Editor: Friedrich Max Müller
Language: English
Translators: James Darmesteter, L.H. Mills
Format: Three Hardcovers
Pages: 1,018 total
Condition: NEW

The Zend Avesta is the sacred book of the Parsis, that is to say, of the few remaining followers of that religion which reigned over Persia at the time when the second successor of Mohammed overthrew the Sassanian dynasty and which has been called Dualism, or Mazdeism, or Magism, or Zoroastrianism, or Fire-worship, according as its main tenet, or its supreme God, or its priests, or its supposed founder, or its apparent object of worship has been most kept in view. In less than a century after their defeat, nearly all the conquered people were brought over to the faith of their new rulers, either by force, or policy, or the attractive power of a simpler form of creed. But many of those who clung to the faith of their fathers, went and sought abroad for a new home, where they might freely worship their old gods, say their old prayers, and perform their old rites. That home they found at last among the tolerant Hindus, on the western coast of India and in the peninsula of Guzerat. There they throve and there they live still, while the ranks of their co-religionists in Persia are daily thinning and dwindling away.

As the Parsis are the ruins of a people, so are their sacred books the ruins of a religion. There has been no other great belief in the world that ever left such poor and meagre monuments of its past splendour. Yet great is the value which that small book, the Avesta, and the belief of that scanty people, the Parsis, have in the eyes of the historian and theologian, as they present to us the last reflex of the ideas which prevailed in Iran during the five centuries which preceded and the seven which followed the birth of Christ, a period which gave to the world the Gospels, the Talmud, and the Qur'an. Persia, it is known, had much influence on each of the movements which produced, or proceeded from, those three books ; she lent much to the first heresiarchs, much to the Rabbis, much to Mohammed. By help of the Parsi religion and the Avesta, we are enabled to go back to the very heart of that most momentous period in the history of religious thought, which saw the blending of the Aryan mind with the Semitic, and thus opened the second stage of Aryan thought.

Part 1
Contains the Vendidad, one of the oldest ecclesiastical codes. Originally composed in Avesta, an early Iranian language, the text focuses on the foundation of Zoroastrianism.

Part 2
Contains the mythical lore of Yast, Sirozah, and Nyasis. A more poetic text, readers will broaden their knowledge of Zoroastrianism with this book.

Part 3
Contains Yasna, the main liturgical text of Zoroastrianism, dating back to the religion's earliest period and is still used today.

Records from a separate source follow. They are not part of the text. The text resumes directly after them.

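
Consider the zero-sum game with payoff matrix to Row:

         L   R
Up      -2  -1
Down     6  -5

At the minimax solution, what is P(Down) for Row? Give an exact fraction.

1/12

Row minima: Up → -2, Down → -5; maximin = -2.
Column maxima: L → 6, R → -1; minimax = -1.
-2 ≠ -1, so there is no saddle point; optimal play is mixed.
Let Row play Up with probability p. Expected payoff against L: (-2)p + 6(1−p) = −8p + 6; against R: (-1)p + (-5)(1−p) = 4p − 5.
Setting these equal: −8p + 6 = 4p − 5 ⇒ −12p = -11 ⇒ p = 11/12, and the value is (-8)·(11/12) + 6 = -4/3.
For Column: with q = P(L), equating Up's and Down's payoffs gives −q − 1 = 11q − 5 ⇒ q = 1/3.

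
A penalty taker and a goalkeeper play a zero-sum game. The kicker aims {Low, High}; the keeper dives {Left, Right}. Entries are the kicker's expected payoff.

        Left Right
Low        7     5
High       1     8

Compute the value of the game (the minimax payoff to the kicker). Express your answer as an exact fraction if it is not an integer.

17/3

Row minima: Low → 5, High → 1; maximin = 5.
Column maxima: Left → 7, Right → 8; minimax = 7.
5 ≠ 7, so there is no saddle point; optimal play is mixed.
Let the kicker play Low with probability p. Expected payoff against Left: 7p + 1(1−p) = 6p + 1; against Right: 5p + 8(1−p) = −3p + 8.
Setting these equal: 6p + 1 = −3p + 8 ⇒ 9p = 7 ⇒ p = 7/9, and the value is (6)·(7/9) + 1 = 17/3.
For the keeper: with q = P(Left), equating Low's and High's payoffs gives 2q + 5 = −7q + 8 ⇒ q = 1/3.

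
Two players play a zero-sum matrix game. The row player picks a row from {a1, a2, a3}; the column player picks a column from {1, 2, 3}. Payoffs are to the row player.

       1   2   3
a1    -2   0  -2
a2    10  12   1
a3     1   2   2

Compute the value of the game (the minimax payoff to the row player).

19/10

Row minima: a1 → -2, a2 → 1, a3 → 1; maximin = 1.
Column maxima: 1 → 10, 2 → 12, 3 → 2; minimax = 2.
1 ≠ 2, so there is no saddle point; optimal play is mixed.
a1 is strictly dominated by a2, so the row player never plays it.
2 is strictly dominated by 1 (it gives the row player strictly more in every row), so the column player never plays it.
On the remaining 2×2 (a2, a3 vs 1, 3):
Let the row player play a2 with probability p. Expected payoff against 1: 10p + 1(1−p) = 9p + 1; against 3: 1p + 2(1−p) = −p + 2.
Setting these equal: 9p + 1 = −p + 2 ⇒ 10p = 1 ⇒ p = 1/10, and the value is (9)·(1/10) + 1 = 19/10.
For the column player: with q = P(1), equating a2's and a3's payoffs gives 9q + 1 = −q + 2 ⇒ q = 1/10.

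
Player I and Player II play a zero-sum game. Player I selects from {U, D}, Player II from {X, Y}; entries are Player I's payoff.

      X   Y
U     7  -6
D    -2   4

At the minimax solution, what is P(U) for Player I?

6/19

Row minima: U → -6, D → -2; maximin = -2.
Column maxima: X → 7, Y → 4; minimax = 4.
-2 ≠ 4, so there is no saddle point; optimal play is mixed.
Let Player I play U with probability p. Expected payoff against X: 7p + (-2)(1−p) = 9p − 2; against Y: (-6)p + 4(1−p) = −10p + 4.
Setting these equal: 9p − 2 = −10p + 4 ⇒ 19p = 6 ⇒ p = 6/19, and the value is (9)·(6/19) − 2 = 16/19.
For Player II: with q = P(X), equating U's and D's payoffs gives 13q − 6 = −6q + 4 ⇒ q = 10/19.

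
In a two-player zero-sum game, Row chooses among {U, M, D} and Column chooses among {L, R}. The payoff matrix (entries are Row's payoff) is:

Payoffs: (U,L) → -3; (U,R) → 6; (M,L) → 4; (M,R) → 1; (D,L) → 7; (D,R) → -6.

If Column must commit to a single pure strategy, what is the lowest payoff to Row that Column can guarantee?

Column maxima: L → 7, R → 6.
The smallest of these is 6.

6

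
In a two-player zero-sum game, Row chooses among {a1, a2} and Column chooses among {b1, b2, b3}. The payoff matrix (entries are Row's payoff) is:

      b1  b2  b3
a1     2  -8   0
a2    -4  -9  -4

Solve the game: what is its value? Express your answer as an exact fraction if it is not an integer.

-8

Row minima: a1 → -8, a2 → -9; maximin = -8.
Column maxima: b1 → 2, b2 → -8, b3 → 0; minimax = -8.
Since maximin = minimax = -8, there is a saddle point and the value is -8.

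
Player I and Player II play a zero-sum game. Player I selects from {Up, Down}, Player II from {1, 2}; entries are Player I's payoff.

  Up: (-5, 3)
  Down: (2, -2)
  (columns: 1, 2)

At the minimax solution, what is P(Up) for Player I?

Row minima: Up → -5, Down → -2; maximin = -2.
Column maxima: 1 → 2, 2 → 3; minimax = 2.
-2 ≠ 2, so there is no saddle point; optimal play is mixed.
Let Player I play Up with probability p. Expected payoff against 1: (-5)p + 2(1−p) = −7p + 2; against 2: 3p + (-2)(1−p) = 5p − 2.
Setting these equal: −7p + 2 = 5p − 2 ⇒ −12p = -4 ⇒ p = 1/3, and the value is (-7)·(1/3) + 2 = -1/3.
For Player II: with q = P(1), equating Up's and Down's payoffs gives −8q + 3 = 4q − 2 ⇒ q = 5/12.

1/3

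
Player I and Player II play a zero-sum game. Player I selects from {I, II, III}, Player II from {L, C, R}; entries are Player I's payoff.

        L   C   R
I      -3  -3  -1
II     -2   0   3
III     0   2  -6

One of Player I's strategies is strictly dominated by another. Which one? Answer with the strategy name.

I

II gives a strictly higher payoff than I against every column: -2 > -3, 0 > -3, 3 > -1.
So I is strictly dominated and Player I never plays it.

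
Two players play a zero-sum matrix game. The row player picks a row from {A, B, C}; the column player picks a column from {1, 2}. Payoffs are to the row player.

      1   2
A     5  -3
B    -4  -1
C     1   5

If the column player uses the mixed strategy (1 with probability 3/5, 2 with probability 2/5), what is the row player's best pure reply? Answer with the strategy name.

Expected payoff of A: (3/5)·5 + (2/5)·(-3) = 9/5.
Expected payoff of B: (3/5)·(-4) + (2/5)·(-1) = -14/5.
Expected payoff of C: (3/5)·1 + (2/5)·5 = 13/5.
The largest is 13/5, so the row player's best response is C.

C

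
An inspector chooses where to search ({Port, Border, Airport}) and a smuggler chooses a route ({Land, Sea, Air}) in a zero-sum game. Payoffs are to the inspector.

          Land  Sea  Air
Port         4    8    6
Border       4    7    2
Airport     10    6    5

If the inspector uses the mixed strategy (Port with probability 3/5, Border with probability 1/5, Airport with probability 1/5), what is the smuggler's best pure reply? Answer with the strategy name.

Air

If the smuggler plays Land, the inspector's expected payoff is (3/5)·4 + (1/5)·4 + (1/5)·10 = 26/5.
If the smuggler plays Sea, the inspector's expected payoff is (3/5)·8 + (1/5)·7 + (1/5)·6 = 37/5.
If the smuggler plays Air, the inspector's expected payoff is (3/5)·6 + (1/5)·2 + (1/5)·5 = 5.
The smuggler minimizes the inspector's payoff; the smallest is 5, so the best response is Air.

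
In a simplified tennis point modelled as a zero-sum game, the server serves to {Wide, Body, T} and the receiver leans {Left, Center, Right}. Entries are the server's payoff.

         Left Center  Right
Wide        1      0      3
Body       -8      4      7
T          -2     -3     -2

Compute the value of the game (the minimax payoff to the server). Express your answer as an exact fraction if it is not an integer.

Row minima: Wide → 0, Body → -8, T → -3; maximin = 0.
Column maxima: Left → 1, Center → 4, Right → 7; minimax = 1.
0 ≠ 1, so there is no saddle point; optimal play is mixed.
T is strictly dominated by Wide, so the server never plays it.
With T eliminated, Right is strictly dominated by Left (it gives the server strictly more in every remaining row), so the receiver never plays it.
On the remaining 2×2 (Wide, Body vs Left, Center):
Let the server play Wide with probability p. Expected payoff against Left: 1p + (-8)(1−p) = 9p − 8; against Center: 0p + 4(1−p) = −4p + 4.
Setting these equal: 9p − 8 = −4p + 4 ⇒ 13p = 12 ⇒ p = 12/13, and the value is (9)·(12/13) − 8 = 4/13.
For the receiver: with q = P(Left), equating Wide's and Body's payoffs gives q = −12q + 4 ⇒ q = 4/13.

4/13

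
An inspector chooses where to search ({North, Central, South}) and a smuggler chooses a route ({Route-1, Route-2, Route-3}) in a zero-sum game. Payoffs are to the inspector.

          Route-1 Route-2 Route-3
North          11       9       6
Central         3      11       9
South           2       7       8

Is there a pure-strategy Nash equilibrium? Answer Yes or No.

Row minima: North → 6, Central → 3, South → 2; maximin = 6.
Column maxima: Route-1 → 11, Route-2 → 11, Route-3 → 9; minimax = 9.
6 ≠ 9, so no pure-strategy equilibrium exists.

No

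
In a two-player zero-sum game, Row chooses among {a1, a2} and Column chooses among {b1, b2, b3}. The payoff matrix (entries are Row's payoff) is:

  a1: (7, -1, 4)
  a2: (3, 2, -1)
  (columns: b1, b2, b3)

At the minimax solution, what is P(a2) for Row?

5/8

Row minima: a1 → -1, a2 → -1; maximin = -1.
Column maxima: b1 → 7, b2 → 2, b3 → 4; minimax = 2.
-1 ≠ 2, so there is no saddle point; optimal play is mixed.
b1 is strictly dominated by b2 (it gives Row strictly more in every row), so Column never plays it.
On the remaining 2×2 (a1, a2 vs b2, b3):
Let Row play a1 with probability p. Expected payoff against b2: (-1)p + 2(1−p) = −3p + 2; against b3: 4p + (-1)(1−p) = 5p − 1.
Setting these equal: −3p + 2 = 5p − 1 ⇒ −8p = -3 ⇒ p = 3/8, and the value is (-3)·(3/8) + 2 = 7/8.
For Column: with q = P(b2), equating a1's and a2's payoffs gives −5q + 4 = 3q − 1 ⇒ q = 5/8.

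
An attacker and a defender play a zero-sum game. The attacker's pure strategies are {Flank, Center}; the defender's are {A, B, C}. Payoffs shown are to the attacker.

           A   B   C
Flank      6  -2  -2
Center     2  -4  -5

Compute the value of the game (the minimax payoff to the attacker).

-2

Row minima: Flank → -2, Center → -5; maximin = -2.
Column maxima: A → 6, B → -2, C → -2; minimax = -2.
Since maximin = minimax = -2, there is a saddle point and the value is -2.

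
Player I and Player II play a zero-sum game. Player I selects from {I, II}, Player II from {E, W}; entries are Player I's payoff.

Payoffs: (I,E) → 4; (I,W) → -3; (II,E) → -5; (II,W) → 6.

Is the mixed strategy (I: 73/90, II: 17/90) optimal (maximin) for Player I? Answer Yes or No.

No

Against E this mix gives (73/90)·4 + (17/90)·(-5) = 23/10.
Against W this mix gives (73/90)·(-3) + (17/90)·6 = -13/10.
Player II will play W, holding Player I to -13/10. Shifting weight toward the row that does better against W would raise this floor (the equalizing mix achieves 1/2 against both W and E), so the proposed strategy is not optimal.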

These three volumes which make up the Zend-Avesta are a subset of the Sacred Books of the East series which were first published sequentially between 1879-1910. The Zenda Avesta was published as volumes 4, 23, 31 in this series respectively. The complete 50 volume set is composed of translations of all the most important works of the seven non-Christian religions which have exercised a profound influence on the civilizations of the continent of Asia.

Friedrich Max Müller (1823-1900), was a German author and orientalist who lived in England most of his life. As a professor at Oxford, he combined the studies of language, culture, and religion to create the discipline of comparative mythology. His body of work included The Sacred Books of the East, which he had edited.

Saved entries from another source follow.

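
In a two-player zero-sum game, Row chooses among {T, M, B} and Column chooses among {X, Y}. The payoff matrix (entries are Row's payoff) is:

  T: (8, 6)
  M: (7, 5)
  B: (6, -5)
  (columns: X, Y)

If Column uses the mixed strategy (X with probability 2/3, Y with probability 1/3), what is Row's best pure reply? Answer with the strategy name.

T

Expected payoff of T: (2/3)·8 + (1/3)·6 = 22/3.
Expected payoff of M: (2/3)·7 + (1/3)·5 = 19/3.
Expected payoff of B: (2/3)·6 + (1/3)·(-5) = 7/3.
The largest is 22/3, so Row's best response is T.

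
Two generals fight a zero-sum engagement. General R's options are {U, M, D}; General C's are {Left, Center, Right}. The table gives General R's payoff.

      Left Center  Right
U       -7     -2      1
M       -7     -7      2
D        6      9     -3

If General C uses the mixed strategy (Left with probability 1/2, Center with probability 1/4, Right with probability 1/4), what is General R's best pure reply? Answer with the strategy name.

Expected payoff of U: (1/2)·(-7) + (1/4)·(-2) + (1/4)·1 = -15/4.
Expected payoff of M: (1/2)·(-7) + (1/4)·(-7) + (1/4)·2 = -19/4.
Expected payoff of D: (1/2)·6 + (1/4)·9 + (1/4)·(-3) = 9/2.
The largest is 9/2, so General R's best response is D.

D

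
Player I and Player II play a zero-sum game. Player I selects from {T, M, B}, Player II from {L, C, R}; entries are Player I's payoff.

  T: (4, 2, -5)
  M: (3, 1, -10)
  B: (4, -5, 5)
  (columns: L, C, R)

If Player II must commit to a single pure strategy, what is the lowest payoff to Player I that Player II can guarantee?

Column maxima: L → 4, C → 2, R → 5.
The smallest of these is 2.

2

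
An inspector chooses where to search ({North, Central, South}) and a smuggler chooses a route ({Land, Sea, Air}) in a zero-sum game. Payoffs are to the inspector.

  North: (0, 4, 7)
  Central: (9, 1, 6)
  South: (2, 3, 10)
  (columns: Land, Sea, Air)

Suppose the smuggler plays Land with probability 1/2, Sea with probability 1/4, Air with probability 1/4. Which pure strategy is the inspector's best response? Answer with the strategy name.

Expected payoff of North: (1/2)·0 + (1/4)·4 + (1/4)·7 = 11/4.
Expected payoff of Central: (1/2)·9 + (1/4)·1 + (1/4)·6 = 25/4.
Expected payoff of South: (1/2)·2 + (1/4)·3 + (1/4)·10 = 17/4.
The largest is 25/4, so the inspector's best response is Central.

Central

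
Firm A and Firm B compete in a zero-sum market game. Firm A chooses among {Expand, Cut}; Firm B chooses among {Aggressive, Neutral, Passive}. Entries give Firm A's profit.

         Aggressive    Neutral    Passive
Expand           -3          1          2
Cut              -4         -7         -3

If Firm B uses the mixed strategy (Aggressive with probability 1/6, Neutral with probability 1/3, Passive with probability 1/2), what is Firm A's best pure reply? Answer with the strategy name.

Expected payoff of Expand: (1/6)·(-3) + (1/3)·1 + (1/2)·2 = 5/6.
Expected payoff of Cut: (1/6)·(-4) + (1/3)·(-7) + (1/2)·(-3) = -9/2.
The largest is 5/6, so Firm A's best response is Expand.

Expand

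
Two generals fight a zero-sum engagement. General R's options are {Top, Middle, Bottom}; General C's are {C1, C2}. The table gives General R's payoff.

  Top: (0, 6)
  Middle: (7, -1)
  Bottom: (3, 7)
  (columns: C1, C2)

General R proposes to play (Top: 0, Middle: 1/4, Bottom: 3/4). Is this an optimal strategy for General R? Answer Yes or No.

No

Against C1 this mix gives (1/4)·7 + (3/4)·3 = 4.
Against C2 this mix gives (1/4)·(-1) + (3/4)·7 = 5.
General C will play C1, holding General R to 4. Shifting weight toward the row that does better against C1 would raise this floor (the equalizing mix achieves 13/3 against both C1 and C2), so the proposed strategy is not optimal.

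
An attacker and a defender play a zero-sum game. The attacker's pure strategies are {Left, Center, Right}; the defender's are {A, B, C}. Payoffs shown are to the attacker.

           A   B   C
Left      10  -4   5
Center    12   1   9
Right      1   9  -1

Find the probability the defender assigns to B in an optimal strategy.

5/9

Row minima: Left → -4, Center → 1, Right → -1; maximin = 1.
Column maxima: A → 12, B → 9, C → 9; minimax = 9.
1 ≠ 9, so there is no saddle point; optimal play is mixed.
Left is strictly dominated by Center, so the attacker never plays it.
A is strictly dominated by C (it gives the attacker strictly more in every row), so the defender never plays it.
On the remaining 2×2 (Center, Right vs B, C):
Let the attacker play Center with probability p. Expected payoff against B: 1p + 9(1−p) = −8p + 9; against C: 9p + (-1)(1−p) = 10p − 1.
Setting these equal: −8p + 9 = 10p − 1 ⇒ −18p = -10 ⇒ p = 5/9, and the value is (-8)·(5/9) + 9 = 41/9.
For the defender: with q = P(B), equating Center's and Right's payoffs gives −8q + 9 = 10q − 1 ⇒ q = 5/9.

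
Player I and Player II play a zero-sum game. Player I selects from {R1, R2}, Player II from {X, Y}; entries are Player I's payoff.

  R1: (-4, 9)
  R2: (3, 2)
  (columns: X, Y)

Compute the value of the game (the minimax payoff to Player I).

5/2

Row minima: R1 → -4, R2 → 2; maximin = 2.
Column maxima: X → 3, Y → 9; minimax = 3.
2 ≠ 3, so there is no saddle point; optimal play is mixed.
Let Player I play R1 with probability p. Expected payoff against X: (-4)p + 3(1−p) = −7p + 3; against Y: 9p + 2(1−p) = 7p + 2.
Setting these equal: −7p + 3 = 7p + 2 ⇒ −14p = -1 ⇒ p = 1/14, and the value is (-7)·(1/14) + 3 = 5/2.
For Player II: with q = P(X), equating R1's and R2's payoffs gives −13q + 9 = q + 2 ⇒ q = 1/2.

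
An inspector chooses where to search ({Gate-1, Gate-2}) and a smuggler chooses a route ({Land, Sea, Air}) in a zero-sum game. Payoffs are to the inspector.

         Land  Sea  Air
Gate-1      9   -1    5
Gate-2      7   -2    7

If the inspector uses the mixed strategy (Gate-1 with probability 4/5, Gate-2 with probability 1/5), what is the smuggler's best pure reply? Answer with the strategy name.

Sea

If the smuggler plays Land, the inspector's expected payoff is (4/5)·9 + (1/5)·7 = 43/5.
If the smuggler plays Sea, the inspector's expected payoff is (4/5)·(-1) + (1/5)·(-2) = -6/5.
If the smuggler plays Air, the inspector's expected payoff is (4/5)·5 + (1/5)·7 = 27/5.
The smuggler minimizes the inspector's payoff; the smallest is -6/5, so the best response is Sea.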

James Darmesteter (1849-1894), was born in France to Jewish parents and devoted his studies to the Persian religion of Zoroastrianism, asserting it was influenced by Judaism, contrary to most scholars. He was a noted translator and teacher with a passion for Orientalism.

L. H. Mills (1837-1918), was born in New York City and attended NYU before becoming Professor of Zend Philology at Oxford University. An authority on the Avestan language, Mills translated The Zend-Avesta, Part 3.